Es treffen die beiden Teams aufeinander, die bisher mit Abstand den besten Fußball gespielt haben. Das wird sehr spannend und ich tippe mal auf ein sehr schön anzuschauendes Spiel.
Worauf müssen die Spanier bei der DFB-Elf achten?
Es gilt für beide Seiten zu vermeiden, dass die Offensivspieler frei auf die Abwehrkette zulaufen können. Mit der individuellen Qualität von Jamal Musiala, Kai Havertz oder Ilkay Gündogan zwischen den Linien wird es dann brandgefährlich. Genauso anders herum: Wenn Wiliams, Yamal oder Pedri aufdrehen und ins Dribbling gehen können, wird es für die Abwehr schwierig. Man braucht im Spiel gegen den Ball enge Abstände, das wird für beide Mannschaften entscheidend sein.

Spanien und Deutschland werden also ganz anders gefordert als bisher im Turnierverlauf?
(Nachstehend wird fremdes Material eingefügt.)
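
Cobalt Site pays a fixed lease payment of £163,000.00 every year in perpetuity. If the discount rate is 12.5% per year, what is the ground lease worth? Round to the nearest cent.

Level perpetuity: PV = C / r = £163,000.00 / 0.125 = £1,304,000.00

£1304000.00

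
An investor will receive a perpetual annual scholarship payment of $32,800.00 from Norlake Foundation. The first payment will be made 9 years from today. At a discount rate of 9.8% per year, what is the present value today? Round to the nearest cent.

$158426.94

Value at end of year 8: C / r = $32,800.00 / 0.098 = $334,693.8776
Discount to today: PV = $334,693.8776 / (1 + 0.098)^8 = $334,693.8776 / 2.112607 = $158,426.94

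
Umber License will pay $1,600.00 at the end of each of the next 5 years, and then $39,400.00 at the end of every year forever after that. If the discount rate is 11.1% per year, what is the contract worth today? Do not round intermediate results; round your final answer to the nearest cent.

$215600.77

PV of 5-year annuity: $1,600.00 × [1 − (1+0.111)^−5] / 0.111 = 5898.58979
Perpetuity value at year 5: $39,400.00 / 0.111 = 354954.95495
PV of perpetuity: 354954.95495 / (1+0.111)^5 = 209702.18147
Total PV = 5898.58979 + 209702.18147 = 215600.77126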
Absolut! Beide wollen das Spiel machen, werden aber defensiv mehr gefordert werden. Die Mischung aus hohem Pressing, kompaktem Anlaufen und guter Restverteidigung wird für beide Teams eine extrem herausfordernde Aufgabe sein. Beide haben ähnliche Stärken, beide sind ballsicher im Spielaufbau, beide werden mehr gegen den Ball arbeiten müssen als bisher. Das wird auch eine Frage der Geduld und der Ausdauer.
Wer ist denn defensiv stärker?
Ich glaube, da tun sich beide Mannschaften nicht viel. Je nachdem, wer spielt, gibt es hier oder dort ein kleines Plus. Antonio Rüdiger ist vielleicht der stärkste von allen Innenverteidigern. Hinten rechts hat sein Teamkollege Dani Carvajal von Real Madrid eine brutal starke Saison gespielt. Aber ich kann kaum sagen, dass er jetzt viel besser ist als ein Joshua Kimmich. Bemerkenswert ist auch, dass beide Trainer eine Reihe von Defensivspielern mit unterschiedlichen Vorzügen im Kader haben. Jeder kann das auswählen, was am besten zu passen scheint.
Also: Wie geht es aus?
Das ist sehr, sehr schwer vorherzusehen. Vom Niveau her finde ich Spanien einen Tick besser. Aber es ist eine Heim-EM, das ist ein Faktor, der für Deutschland spricht. Ich denke, es kann alles passieren, viele Spieler können diese Partie alleine entscheiden. Am Ende geht es um Kleinigkeiten. Beide Mannschaften müssen an ihre Leistungsgrenze kommen, um die andere zu schlagen.